Adobe vs Microsoft for PDF and signing is less a feature contest than an overlap audit. Many organisations pay for Adobe Acrobat across the workforce and a separate signing product, while also licensing Microsoft 365, which covers a good deal of everyday PDF viewing, light editing, and basic signing already. The cost question is not which is better in absolute terms. It is how many people genuinely need full Acrobat or a dedicated signing tool once you account for what Microsoft 365 already provides.
As an independent, buyer side advisor with no relationship to Adobe or Microsoft and no commission, we have no stake in the outcome. This guide feeds the wider digital workplace cost optimization effort, because document and signing tools are a common place to pay twice for capability.
What does Microsoft 365 already do with PDFs?
Microsoft 365 handles a surprising share of routine PDF work. Edge opens, annotates, and fills PDFs. Word can open and export PDFs. Files stored in SharePoint and OneDrive can be previewed and marked up in the browser. For viewing, light annotation, form filling, and conversion, much of the everyday need is covered by tools the organisation already pays for through Microsoft 365 (source: microsoft.com Microsoft 365 documentation, as of June 2026). That does not replace full Acrobat for power users, but it does change how many full licences are truly required.
What does full Adobe Acrobat add?
Acrobat Pro adds the deeper capability: advanced editing, redaction, complex form creation, PDF comparison, preflight, and richer accessibility tooling. People who build and manipulate PDFs as a core part of their job genuinely need it. The optimization question is identifying that group precisely, rather than assigning Acrobat Pro broadly out of habit. As of June 2026, Adobe lists Acrobat Pro for teams around 24.00 US dollars per licence per month on annual terms (source: adobe.com Acrobat pricing, as of June 2026).

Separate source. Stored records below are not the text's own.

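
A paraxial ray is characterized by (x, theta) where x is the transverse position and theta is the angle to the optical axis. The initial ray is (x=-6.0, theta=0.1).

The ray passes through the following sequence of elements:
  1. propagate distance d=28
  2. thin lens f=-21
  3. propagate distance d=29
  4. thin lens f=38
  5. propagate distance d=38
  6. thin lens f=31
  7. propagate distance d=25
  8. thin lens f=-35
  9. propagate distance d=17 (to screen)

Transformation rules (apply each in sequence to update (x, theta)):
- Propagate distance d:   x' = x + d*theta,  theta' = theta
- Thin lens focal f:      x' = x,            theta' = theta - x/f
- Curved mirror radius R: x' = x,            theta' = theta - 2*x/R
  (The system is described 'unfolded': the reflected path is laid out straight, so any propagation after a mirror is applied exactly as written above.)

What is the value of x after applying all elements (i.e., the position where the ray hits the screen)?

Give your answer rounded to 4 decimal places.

Answer: 4.4069

Derivation:
Initial: x=-6.0000 theta=0.1000
After 1 (propagate distance d=28): x=-3.2000 theta=0.1000
After 2 (thin lens f=-21): x=-3.2000 theta=-11/210 (≈-0.0524)
After 3 (propagate distance d=29): x=-991/210 (≈-4.7190) theta=-11/210 (≈-0.0524)
After 4 (thin lens f=38): x=-991/210 (≈-4.7190) theta=191/2660 (≈0.0718)
After 5 (propagate distance d=38): x=-209/105 (≈-1.9905) theta=191/2660 (≈0.0718)
After 6 (thin lens f=31): x=-209/105 (≈-1.9905) theta=33647/247380 (≈0.1360)
After 7 (propagate distance d=25): x=116257/82460 (≈1.4099) theta=33647/247380 (≈0.1360)
After 8 (thin lens f=-35): x=116257/82460 (≈1.4099) theta=381604/2164575 (≈0.1763)
After 9 (propagate distance d=17 (to screen)): x=38156057/8658300 (≈4.4069) theta=381604/2164575 (≈0.1763)
Rounded to 4 decimal places: x = 4.4069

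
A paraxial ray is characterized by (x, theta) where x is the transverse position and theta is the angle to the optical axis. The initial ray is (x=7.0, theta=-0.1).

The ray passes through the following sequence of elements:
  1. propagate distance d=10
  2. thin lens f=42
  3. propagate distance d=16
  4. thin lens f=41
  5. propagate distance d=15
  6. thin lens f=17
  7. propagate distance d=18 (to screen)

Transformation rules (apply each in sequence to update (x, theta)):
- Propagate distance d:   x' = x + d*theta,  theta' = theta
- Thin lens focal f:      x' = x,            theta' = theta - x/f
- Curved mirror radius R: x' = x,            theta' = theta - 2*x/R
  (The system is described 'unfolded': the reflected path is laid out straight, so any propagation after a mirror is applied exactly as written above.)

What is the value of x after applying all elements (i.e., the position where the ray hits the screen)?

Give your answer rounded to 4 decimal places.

Initial: x=7.0000 theta=-0.1000
After 1 (propagate distance d=10): x=6.0000 theta=-0.1000
After 2 (thin lens f=42): x=6.0000 theta=-17/70 (≈-0.2429)
After 3 (propagate distance d=16): x=74/35 (≈2.1143) theta=-17/70 (≈-0.2429)
After 4 (thin lens f=41): x=74/35 (≈2.1143) theta=-169/574 (≈-0.2944)
After 5 (propagate distance d=15): x=-6607/2870 (≈-2.3021) theta=-169/574 (≈-0.2944)
After 6 (thin lens f=17): x=-6607/2870 (≈-2.3021) theta=-3879/24395 (≈-0.1590)
After 7 (propagate distance d=18 (to screen)): x=-251963/48790 (≈-5.1642) theta=-3879/24395 (≈-0.1590)
Rounded to 4 decimal places: x = -5.1642

Answer: -5.1642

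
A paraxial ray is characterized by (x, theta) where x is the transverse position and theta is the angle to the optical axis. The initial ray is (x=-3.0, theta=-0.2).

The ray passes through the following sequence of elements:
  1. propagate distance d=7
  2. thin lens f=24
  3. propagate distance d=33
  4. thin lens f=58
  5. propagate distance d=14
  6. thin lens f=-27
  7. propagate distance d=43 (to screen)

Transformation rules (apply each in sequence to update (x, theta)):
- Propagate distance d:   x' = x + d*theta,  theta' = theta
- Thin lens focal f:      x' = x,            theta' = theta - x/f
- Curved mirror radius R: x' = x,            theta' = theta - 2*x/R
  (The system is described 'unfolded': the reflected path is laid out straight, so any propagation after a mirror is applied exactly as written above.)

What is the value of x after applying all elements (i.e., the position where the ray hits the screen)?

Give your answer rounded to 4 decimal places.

Answer: -7.3874

Derivation:
Initial: x=-3.0000 theta=-0.2000
After 1 (propagate distance d=7): x=-4.4000 theta=-0.2000
After 2 (thin lens f=24): x=-4.4000 theta=-1/60 (≈-0.0167)
After 3 (propagate distance d=33): x=-4.9500 theta=-1/60 (≈-0.0167)
After 4 (thin lens f=58): x=-4.9500 theta=239/3480 (≈0.0687)
After 5 (propagate distance d=14): x=-347/87 (≈-3.9885) theta=239/3480 (≈0.0687)
After 6 (thin lens f=-27): x=-347/87 (≈-3.9885) theta=-7427/93960 (≈-0.0790)
After 7 (propagate distance d=43 (to screen)): x=-694121/93960 (≈-7.3874) theta=-7427/93960 (≈-0.0790)
Rounded to 4 decimal places: x = -7.3874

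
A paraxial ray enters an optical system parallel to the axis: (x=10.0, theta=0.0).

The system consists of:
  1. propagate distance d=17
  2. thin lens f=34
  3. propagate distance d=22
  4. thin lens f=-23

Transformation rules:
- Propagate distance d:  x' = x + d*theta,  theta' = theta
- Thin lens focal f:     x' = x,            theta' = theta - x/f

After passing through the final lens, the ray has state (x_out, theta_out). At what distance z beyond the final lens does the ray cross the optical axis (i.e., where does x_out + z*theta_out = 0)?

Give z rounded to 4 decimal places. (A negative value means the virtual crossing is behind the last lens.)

Initial: x=10.0000 theta=0.0000
After 1 (propagate distance d=17): x=10.0000 theta=0.0000
After 2 (thin lens f=34): x=10.0000 theta=-5/17 (≈-0.2941)
After 3 (propagate distance d=22): x=60/17 (≈3.5294) theta=-5/17 (≈-0.2941)
After 4 (thin lens f=-23): x=60/17 (≈3.5294) theta=-55/391 (≈-0.1407)
z_focus = -x_out/theta_out = -(60/17)/(-55/391) = 276/11 ≈ 25.0909
Rounded to 4 decimal places: z = 25.0909

Answer: 25.0909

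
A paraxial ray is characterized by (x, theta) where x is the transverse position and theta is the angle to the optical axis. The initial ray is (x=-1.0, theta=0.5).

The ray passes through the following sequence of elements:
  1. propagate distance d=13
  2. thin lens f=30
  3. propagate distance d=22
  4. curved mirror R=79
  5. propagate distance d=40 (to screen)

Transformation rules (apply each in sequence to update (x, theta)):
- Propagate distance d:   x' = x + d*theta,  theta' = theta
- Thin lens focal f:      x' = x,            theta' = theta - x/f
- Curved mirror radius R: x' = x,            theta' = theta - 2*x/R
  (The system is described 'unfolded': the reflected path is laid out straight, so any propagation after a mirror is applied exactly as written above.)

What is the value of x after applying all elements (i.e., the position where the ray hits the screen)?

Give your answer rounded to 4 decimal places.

Answer: 12.5089

Derivation:
Initial: x=-1.0000 theta=0.5000
After 1 (propagate distance d=13): x=5.5000 theta=0.5000
After 2 (thin lens f=30): x=5.5000 theta=19/60 (≈0.3167)
After 3 (propagate distance d=22): x=187/15 (≈12.4667) theta=19/60 (≈0.3167)
After 4 (curved mirror R=79): x=187/15 (≈12.4667) theta=1/948 (≈0.0011)
After 5 (propagate distance d=40 (to screen)): x=4941/395 (≈12.5089) theta=1/948 (≈0.0011)
Rounded to 4 decimal places: x = 12.5089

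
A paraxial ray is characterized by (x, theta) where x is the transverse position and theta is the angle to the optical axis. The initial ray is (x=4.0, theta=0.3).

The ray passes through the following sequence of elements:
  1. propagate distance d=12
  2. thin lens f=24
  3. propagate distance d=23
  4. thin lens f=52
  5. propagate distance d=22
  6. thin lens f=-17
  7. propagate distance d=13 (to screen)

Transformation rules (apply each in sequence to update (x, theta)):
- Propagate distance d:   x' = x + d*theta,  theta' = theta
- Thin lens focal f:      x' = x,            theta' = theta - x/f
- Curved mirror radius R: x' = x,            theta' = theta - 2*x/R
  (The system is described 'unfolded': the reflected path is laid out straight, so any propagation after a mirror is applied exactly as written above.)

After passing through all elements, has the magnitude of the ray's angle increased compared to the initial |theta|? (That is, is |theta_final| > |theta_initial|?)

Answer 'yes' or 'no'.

Initial: x=4.0000 theta=0.3000
After 1 (propagate distance d=12): x=7.6000 theta=0.3000
After 2 (thin lens f=24): x=7.6000 theta=-1/60 (≈-0.0167)
After 3 (propagate distance d=23): x=433/60 (≈7.2167) theta=-1/60 (≈-0.0167)
After 4 (thin lens f=52): x=433/60 (≈7.2167) theta=-97/624 (≈-0.1554)
After 5 (propagate distance d=22): x=5923/1560 (≈3.7968) theta=-97/624 (≈-0.1554)
After 6 (thin lens f=-17): x=5923/1560 (≈3.7968) theta=277/4080 (≈0.0679)
After 7 (propagate distance d=13 (to screen)): x=49639/10608 (≈4.6794) theta=277/4080 (≈0.0679)
|theta_initial|=0.3000 |theta_final|=277/4080 (≈0.0679) -> not increased

Answer: no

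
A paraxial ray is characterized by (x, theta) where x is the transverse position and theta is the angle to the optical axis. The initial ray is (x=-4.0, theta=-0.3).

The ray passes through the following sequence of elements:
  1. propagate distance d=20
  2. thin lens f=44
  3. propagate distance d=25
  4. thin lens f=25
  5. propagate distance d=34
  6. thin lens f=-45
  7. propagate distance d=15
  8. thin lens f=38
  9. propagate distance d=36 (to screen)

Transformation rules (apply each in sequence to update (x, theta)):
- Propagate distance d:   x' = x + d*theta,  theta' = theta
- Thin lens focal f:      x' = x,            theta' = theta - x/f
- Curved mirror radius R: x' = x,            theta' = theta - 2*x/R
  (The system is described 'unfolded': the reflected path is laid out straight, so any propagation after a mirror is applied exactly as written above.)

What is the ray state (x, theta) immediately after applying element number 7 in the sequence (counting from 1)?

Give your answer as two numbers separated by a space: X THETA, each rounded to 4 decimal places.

Initial: x=-4.0000 theta=-0.3000
After 1 (propagate distance d=20): x=-10.0000 theta=-0.3000
After 2 (thin lens f=44): x=-10.0000 theta=-4/55 (≈-0.0727)
After 3 (propagate distance d=25): x=-130/11 (≈-11.8182) theta=-4/55 (≈-0.0727)
After 4 (thin lens f=25): x=-130/11 (≈-11.8182) theta=0.4000
After 5 (propagate distance d=34): x=98/55 (≈1.7818) theta=0.4000
After 6 (thin lens f=-45): x=98/55 (≈1.7818) theta=1088/2475 (≈0.4396)
After 7 (propagate distance d=15): x=1382/165 (≈8.3758) theta=1088/2475 (≈0.4396)
Rounded to 4 decimal places: x = 8.3758, theta = 0.4396

Answer: 8.3758 0.4396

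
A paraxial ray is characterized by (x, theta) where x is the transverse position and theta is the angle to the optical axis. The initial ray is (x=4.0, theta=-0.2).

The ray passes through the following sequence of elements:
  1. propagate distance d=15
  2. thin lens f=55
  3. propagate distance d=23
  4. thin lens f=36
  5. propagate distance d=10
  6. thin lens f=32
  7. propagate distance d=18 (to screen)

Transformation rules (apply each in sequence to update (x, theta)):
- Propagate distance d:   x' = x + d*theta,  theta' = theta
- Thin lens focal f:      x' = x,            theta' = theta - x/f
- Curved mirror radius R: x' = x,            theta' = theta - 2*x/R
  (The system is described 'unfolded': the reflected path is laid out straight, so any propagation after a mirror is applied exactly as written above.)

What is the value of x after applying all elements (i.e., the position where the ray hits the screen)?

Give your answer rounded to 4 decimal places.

Initial: x=4.0000 theta=-0.2000
After 1 (propagate distance d=15): x=1.0000 theta=-0.2000
After 2 (thin lens f=55): x=1.0000 theta=-12/55 (≈-0.2182)
After 3 (propagate distance d=23): x=-221/55 (≈-4.0182) theta=-12/55 (≈-0.2182)
After 4 (thin lens f=36): x=-221/55 (≈-4.0182) theta=-211/1980 (≈-0.1066)
After 5 (propagate distance d=10): x=-5033/990 (≈-5.0838) theta=-211/1980 (≈-0.1066)
After 6 (thin lens f=32): x=-5033/990 (≈-5.0838) theta=1657/31680 (≈0.0523)
After 7 (propagate distance d=18 (to screen)): x=-1193/288 (≈-4.1424) theta=1657/31680 (≈0.0523)
Rounded to 4 decimal places: x = -4.1424

Answer: -4.1424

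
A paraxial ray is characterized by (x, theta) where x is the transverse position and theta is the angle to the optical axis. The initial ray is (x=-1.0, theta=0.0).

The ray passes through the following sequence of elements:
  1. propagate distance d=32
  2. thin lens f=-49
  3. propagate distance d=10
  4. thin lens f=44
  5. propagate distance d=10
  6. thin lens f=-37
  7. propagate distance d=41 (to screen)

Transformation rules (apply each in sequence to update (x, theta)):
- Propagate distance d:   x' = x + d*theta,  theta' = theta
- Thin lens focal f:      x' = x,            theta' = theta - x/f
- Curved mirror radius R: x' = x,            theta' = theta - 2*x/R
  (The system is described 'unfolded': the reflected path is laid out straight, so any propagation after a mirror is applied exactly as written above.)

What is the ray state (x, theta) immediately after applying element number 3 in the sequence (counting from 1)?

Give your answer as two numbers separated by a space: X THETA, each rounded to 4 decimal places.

Answer: -1.2041 -0.0204

Derivation:
Initial: x=-1.0000 theta=0.0000
After 1 (propagate distance d=32): x=-1.0000 theta=0.0000
After 2 (thin lens f=-49): x=-1.0000 theta=-1/49 (≈-0.0204)
After 3 (propagate distance d=10): x=-59/49 (≈-1.2041) theta=-1/49 (≈-0.0204)
Rounded to 4 decimal places: x = -1.2041, theta = -0.0204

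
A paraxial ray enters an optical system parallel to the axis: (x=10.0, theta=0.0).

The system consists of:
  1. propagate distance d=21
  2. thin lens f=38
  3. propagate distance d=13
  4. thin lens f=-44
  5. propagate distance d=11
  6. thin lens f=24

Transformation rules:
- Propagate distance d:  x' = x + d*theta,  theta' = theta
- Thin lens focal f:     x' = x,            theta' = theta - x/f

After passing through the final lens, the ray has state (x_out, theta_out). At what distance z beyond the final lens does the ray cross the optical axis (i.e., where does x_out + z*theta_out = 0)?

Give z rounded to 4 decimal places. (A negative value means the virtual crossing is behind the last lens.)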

Adobe pricing is from the adobe.com Acrobat pricing page and Microsoft capability is from microsoft.com documentation, both as of June 2026. Both vendors revise pricing and packaging regularly, so confirm against current quotes and your own agreements.
What about electronic signing?
Signing is the other overlap. Adobe Sign and dedicated signing tools are widely deployed, yet a meaningful share of routine internal signing can be handled by capability within the Microsoft and broader stack many organisations already license. Heavy, customer facing, or regulated signing workflows may genuinely justify a dedicated product, but lighter internal approvals often do not. The pattern mirrors the wider box vs dropbox vs sharepoint cost guide: confirm what you own before buying more.
| Task | Often covered by Microsoft 365 | Usually needs Acrobat or dedicated signing |
|---|---|---|
| Viewing and annotating PDFs | Yes | No |
| Filling and exporting forms | Mostly | Complex forms only |
| Advanced editing and redaction | No | Yes |
| Heavy or regulated signing | Limited | Often yes |
Adobe vs Microsoft for PDF and signing: deciding the right mix
Segment the workforce by what they actually do with documents. Most people view, annotate, and occasionally fill PDFs, which Microsoft 365 largely covers. A smaller group edits and builds PDFs and genuinely needs Acrobat Pro. A defined set runs heavy signing and may need a dedicated tool. Size each group from real usage, then buy to those numbers rather than blanket assigning premium licences. This is the same evidence first approach behind our Adobe Creative Cloud cost optimization work.
Where to start
Start by confirming what Microsoft 365 already gives your people, then count how many genuinely need full Acrobat or a dedicated signing product on top. The common finding is that broad Acrobat deployment and a separate signing contract overlap heavily with owned capability, and that a smaller, targeted set of premium licences would serve the real need at a lower recurring cost.